В последние часы пребывания в Пирятине гитлеровцы взорвали и подожгли все большие дома, уничтожили электростанцию, две паровые мельницы, кожевенный завод, детские ясли, здание горсовета, больницу, кирпичный завод, городской банк, кинотеатр, две школы, церковь. Взорвали колхозные тракторы, сожгли в скирдах хлеб.
Оставляя город, фашистские солдаты бегали по улицам с факелами и поджигали дома. Горожан, посмевших спасать от пожара свои жилища, расстреливали из автоматов. Гитлеровцы выискивали людей в погребах, стреляли в них. В лесу Замостище, вблизи города, поймали скрывавшихся от расправы двадцать мужчин и подростков и тут же прикончили их.
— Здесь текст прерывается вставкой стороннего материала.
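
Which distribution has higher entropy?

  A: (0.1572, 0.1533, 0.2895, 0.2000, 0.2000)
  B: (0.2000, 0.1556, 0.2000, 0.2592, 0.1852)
B

Both distributions are close to uniform, making this a harder comparison.

H(A) = 2.2809 bits
H(B) = 2.3019 bits

The distribution closer to uniform has higher entropy.
Answer: B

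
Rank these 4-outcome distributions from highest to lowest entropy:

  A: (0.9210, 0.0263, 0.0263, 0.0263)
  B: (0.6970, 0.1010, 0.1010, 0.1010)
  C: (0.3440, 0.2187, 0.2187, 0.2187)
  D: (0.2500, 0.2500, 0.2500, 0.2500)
D > C > B > A

Key insight: Entropy is maximized by uniform distributions and minimized by concentrated distributions.

Entropies:
  H(A) = 0.5239 bits
  H(B) = 1.3652 bits
  H(C) = 1.9683 bits
  H(D) = 2.0000 bits

Ranking: D > C > B > A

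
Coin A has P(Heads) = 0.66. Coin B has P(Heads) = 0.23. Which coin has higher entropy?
A

For binary distributions, entropy is maximized at p=0.5 and decreases as p moves toward 0 or 1.

H(A) = H(0.66) = 0.9248 bits
H(B) = H(0.23) = 0.7780 bits

Distribution A (p=0.66) is closer to uniform (p=0.5), so it has higher entropy.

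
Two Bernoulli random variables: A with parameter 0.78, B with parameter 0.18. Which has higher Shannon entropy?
A

For binary distributions, entropy is maximized at p=0.5 and decreases as p moves toward 0 or 1.

H(A) = H(0.78) = 0.7602 bits
H(B) = H(0.18) = 0.6801 bits

Distribution A (p=0.78) is closer to uniform (p=0.5), so it has higher entropy.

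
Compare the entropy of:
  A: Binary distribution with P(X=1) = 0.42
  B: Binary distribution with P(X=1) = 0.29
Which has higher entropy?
A

For binary distributions, entropy is maximized at p=0.5 and decreases as p moves toward 0 or 1.

H(A) = H(0.42) = 0.9815 bits
H(B) = H(0.29) = 0.8687 bits

Distribution A (p=0.42) is closer to uniform (p=0.5), so it has higher entropy.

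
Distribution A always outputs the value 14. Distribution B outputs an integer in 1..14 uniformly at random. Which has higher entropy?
B

A is deterministic, so H(A) = 0. B is uniform over 14 outcomes, so H(B) = log₂(14) = 3.807 bits. Any distribution with genuine randomness has higher entropy than a deterministic one.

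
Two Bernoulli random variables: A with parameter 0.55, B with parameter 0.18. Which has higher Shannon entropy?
A

For binary distributions, entropy is maximized at p=0.5 and decreases as p moves toward 0 or 1.

H(A) = H(0.55) = 0.9928 bits
H(B) = H(0.18) = 0.6801 bits

Distribution A (p=0.55) is closer to uniform (p=0.5), so it has higher entropy.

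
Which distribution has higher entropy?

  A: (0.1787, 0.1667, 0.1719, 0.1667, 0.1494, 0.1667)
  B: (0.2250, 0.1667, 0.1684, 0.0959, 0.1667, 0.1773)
A

Both distributions are close to uniform, making this a harder comparison.

H(A) = 2.5829 bits
H(B) = 2.5456 bits

The distribution closer to uniform has higher entropy.
Answer: A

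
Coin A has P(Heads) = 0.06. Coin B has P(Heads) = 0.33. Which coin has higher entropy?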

Такую же картину погрома застали через три дня в Переяславе: ныне — Переяслав-Хмельницкий. Приехали мы в истерзанный город рано утром и начали готовить очередной выпуск газеты. Однако работу прервала бомбежка, загнавшая нас в укрытия. Между двумя налетами немецких самолетов выехали из центра города на окраину. И вовремя: вторая волна «хейнкелей» обрушила на центральные улицы новый бомбовый груз, хотя в городе наших войск уже не было — они продвинулись к Днепру.
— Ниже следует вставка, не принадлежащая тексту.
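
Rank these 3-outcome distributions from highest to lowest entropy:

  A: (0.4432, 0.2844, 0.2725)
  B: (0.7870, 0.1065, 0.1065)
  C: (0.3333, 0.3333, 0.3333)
C > A > B

Key insight: Entropy is maximized by uniform distributions and minimized by concentrated distributions.

- Uniform distributions have maximum entropy log₂(3) = 1.5850 bits
- The more "peaked" or concentrated a distribution, the lower its entropy

Entropies:
  H(A) = 1.5473 bits
  H(B) = 0.9602 bits
  H(C) = 1.5850 bits

Ranking: C > A > B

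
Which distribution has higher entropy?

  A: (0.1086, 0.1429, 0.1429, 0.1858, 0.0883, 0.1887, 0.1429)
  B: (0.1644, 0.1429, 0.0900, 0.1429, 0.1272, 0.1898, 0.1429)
B

Both distributions are close to uniform, making this a harder comparison.

H(A) = 2.7654 bits
H(B) = 2.7775 bits

The distribution closer to uniform has higher entropy.
Answer: B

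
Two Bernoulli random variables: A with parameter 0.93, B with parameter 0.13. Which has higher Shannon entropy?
B

For binary distributions, entropy is maximized at p=0.5 and decreases as p moves toward 0 or 1.

H(A) = H(0.93) = 0.3659 bits
H(B) = H(0.13) = 0.5574 bits

Distribution B (p=0.13) is closer to uniform (p=0.5), so it has higher entropy.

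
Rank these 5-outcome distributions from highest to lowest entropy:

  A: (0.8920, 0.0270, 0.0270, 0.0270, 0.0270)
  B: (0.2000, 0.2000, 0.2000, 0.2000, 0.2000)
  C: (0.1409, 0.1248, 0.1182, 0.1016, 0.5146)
B > C > A

Key insight: Entropy is maximized by uniform distributions and minimized by concentrated distributions.

- Uniform distributions have maximum entropy log₂(5) = 2.3219 bits
- The more "peaked" or concentrated a distribution, the lower its entropy

Entropies:
  H(A) = 0.7099 bits
  H(B) = 2.3219 bits
  H(C) = 1.9655 bits

Ranking: B > C > A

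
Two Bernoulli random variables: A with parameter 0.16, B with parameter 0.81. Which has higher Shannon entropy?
B

For binary distributions, entropy is maximized at p=0.5 and decreases as p moves toward 0 or 1.

H(A) = H(0.16) = 0.6343 bits
H(B) = H(0.81) = 0.7015 bits

Distribution B (p=0.81) is closer to uniform (p=0.5), so it has higher entropy.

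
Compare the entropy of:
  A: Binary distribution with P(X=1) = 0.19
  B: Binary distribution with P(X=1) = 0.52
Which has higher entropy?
B

For binary distributions, entropy is maximized at p=0.5 and decreases as p moves toward 0 or 1.

H(A) = H(0.19) = 0.7015 bits
H(B) = H(0.52) = 0.9988 bits

Distribution B (p=0.52) is closer to uniform (p=0.5), so it has higher entropy.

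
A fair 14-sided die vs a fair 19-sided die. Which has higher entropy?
19-sided die

Both are uniform distributions; for uniform over n outcomes, H = log₂(n). H(14-sided) = log₂(14) = 3.807 bits and H(19-sided) = log₂(19) = 4.248 bits. More outcomes in a uniform distribution means higher entropy.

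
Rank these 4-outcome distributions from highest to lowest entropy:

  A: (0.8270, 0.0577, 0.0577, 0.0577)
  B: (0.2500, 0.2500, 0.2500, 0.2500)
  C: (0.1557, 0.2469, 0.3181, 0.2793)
B > C > A

Key insight: Entropy is maximized by uniform distributions and minimized by concentrated distributions.

- Uniform distributions have maximum entropy log₂(4) = 2.0000 bits
- The more "peaked" or concentrated a distribution, the lower its entropy

Entropies:
  H(A) = 0.9387 bits
  H(B) = 2.0000 bits
  H(C) = 1.9556 bits

Ranking: B > C > A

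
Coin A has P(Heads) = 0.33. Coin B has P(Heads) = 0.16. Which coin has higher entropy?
A

For binary distributions, entropy is maximized at p=0.5 and decreases as p moves toward 0 or 1.

H(A) = H(0.33) = 0.9149 bits
H(B) = H(0.16) = 0.6343 bits

Distribution A (p=0.33) is closer to uniform (p=0.5), so it has higher entropy.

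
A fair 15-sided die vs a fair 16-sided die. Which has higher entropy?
16-sided die

Both are uniform distributions; for uniform over n outcomes, H = log₂(n). H(15-sided) = log₂(15) = 3.907 bits and H(16-sided) = log₂(16) = 4.000 bits. More outcomes in a uniform distribution means higher entropy.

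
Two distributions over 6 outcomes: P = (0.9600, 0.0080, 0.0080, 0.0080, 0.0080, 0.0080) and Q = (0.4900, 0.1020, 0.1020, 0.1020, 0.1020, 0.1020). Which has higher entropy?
Q

P is highly concentrated on one outcome (96%), making it nearly deterministic. Q spreads its mass more evenly (max 49%). The more spread-out distribution has higher entropy: H(P) ≈ 0.335 bits, H(Q) ≈ 2.184 bits.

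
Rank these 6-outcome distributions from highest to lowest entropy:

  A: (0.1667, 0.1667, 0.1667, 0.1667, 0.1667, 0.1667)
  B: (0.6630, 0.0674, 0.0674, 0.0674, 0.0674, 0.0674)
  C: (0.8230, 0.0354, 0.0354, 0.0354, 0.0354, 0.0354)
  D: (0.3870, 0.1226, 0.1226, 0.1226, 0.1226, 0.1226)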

И здесь мы увидели пожарища: на месте сгоревших домов торчали лишь печи. И здесь услышали ужасающие рассказы о расправах над мирным населением, о рвах, забитых телами погибших. Даже своих прислужников-полицаев фашисты расстреляли!
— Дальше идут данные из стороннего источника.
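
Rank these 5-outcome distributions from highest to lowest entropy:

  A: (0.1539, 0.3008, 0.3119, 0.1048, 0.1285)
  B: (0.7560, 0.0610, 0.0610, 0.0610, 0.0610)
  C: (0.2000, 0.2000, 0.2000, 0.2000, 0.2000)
C > A > B

Key insight: Entropy is maximized by uniform distributions and minimized by concentrated distributions.

- Uniform distributions have maximum entropy log₂(5) = 2.3219 bits
- The more "peaked" or concentrated a distribution, the lower its entropy

Entropies:
  H(A) = 2.1826 bits
  H(B) = 1.2896 bits
  H(C) = 2.3219 bits

Ranking: C > A > B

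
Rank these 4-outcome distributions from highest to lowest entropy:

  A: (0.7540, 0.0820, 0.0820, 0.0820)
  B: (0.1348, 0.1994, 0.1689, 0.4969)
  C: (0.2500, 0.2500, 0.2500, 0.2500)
C > B > A

Key insight: Entropy is maximized by uniform distributions and minimized by concentrated distributions.

- Uniform distributions have maximum entropy log₂(4) = 2.0000 bits
- The more "peaked" or concentrated a distribution, the lower its entropy

Entropies:
  H(A) = 1.1948 bits
  H(B) = 1.7883 bits
  H(C) = 2.0000 bits

Ranking: C > B > A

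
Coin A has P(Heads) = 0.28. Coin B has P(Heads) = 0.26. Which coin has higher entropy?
A

For binary distributions, entropy is maximized at p=0.5 and decreases as p moves toward 0 or 1.

H(A) = H(0.28) = 0.8555 bits
H(B) = H(0.26) = 0.8267 bits

Distribution A (p=0.28) is closer to uniform (p=0.5), so it has higher entropy.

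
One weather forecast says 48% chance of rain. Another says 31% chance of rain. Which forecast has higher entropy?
48% forecast

Treat each forecast as a Bernoulli distribution. Binary entropy is maximized at p=0.5 and falls off symmetrically toward 0 or 1. The 48% forecast is closer to 50%, so it is more uncertain. H(48%) ≈ 0.999 bits, H(31%) ≈ 0.893 bits.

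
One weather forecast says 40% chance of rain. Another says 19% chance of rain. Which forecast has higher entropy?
40% forecast

Treat each forecast as a Bernoulli distribution. Binary entropy is maximized at p=0.5 and falls off symmetrically toward 0 or 1. The 40% forecast is closer to 50%, so it is more uncertain. H(40%) ≈ 0.971 bits, H(19%) ≈ 0.701 bits.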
Оставшиеся в живых переяславцы семьями кочевали за чертой города, хоронились в перелесках и буераках. Но не все ушли. Кое-кто из горожан прятался в ямах и щелях, вырытых на скорую руку. Как только вражеские самолеты уходили, люди вылезали из своих укрытий.
Один старик — маленький, сгорбленный, в зимней шапке-ушанке — все кружил и кружил у разрушенной хаты, останавливался над трупами сестры, коровы и теленка, всплескивал руками и причитал:
— Ой, лышенько… Ой, лышенько…
Раздавленный горем, с помраченным умом, он уже не страшился бомбежки…
Исторически сложилось представление о том, что войну все-таки ведут армии, что в сражении гибнут ее непосредственные участники — воины. Само по себе это бедствие. Но чтобы солдат убивал беззащитных женщин и детей! Кто же они, эти душегубы? Что породило на свет эту ораву убийц?
В юности я зачитывался Гёте, Шиллером, Гейне. В школьных и вузовских учебниках то и дело встречались имена великих немецких ученых. Музыка Баха, Генделя, Гайдна очаровывала и нас, русских. Германия дала миру Маркса, Энгельса. Немецкая нация пробуждала уважение к ней. Как же получилось, что она пренебрегла всем этим достоянием и породила изуверскую идеологию фашизма?
Может быть, не совсем справедливо, но тогда слово «фашист» мы отождествляли со словом «немец». Потому что видели: одетые в солдатскую униформу немцы, в массе своей одурманенные гнусной идеологией расового презрения к другим народам, были беспощадны.
По прошествии многих лет приходишь к выводу — история в чем-то повторяется. Нам, солдатам Великой Отечественной, казалось: с фашизмом покончено, возврата к нему не будет. Но время свидетельствует — человеконенавистническая мораль, увы, процветает и в наши дни. В ином виде, в другой форме. Но суть осталась прежней. И более грозной! На карту ставится уже не свобода того или иного народа, а сама жизнь на планете.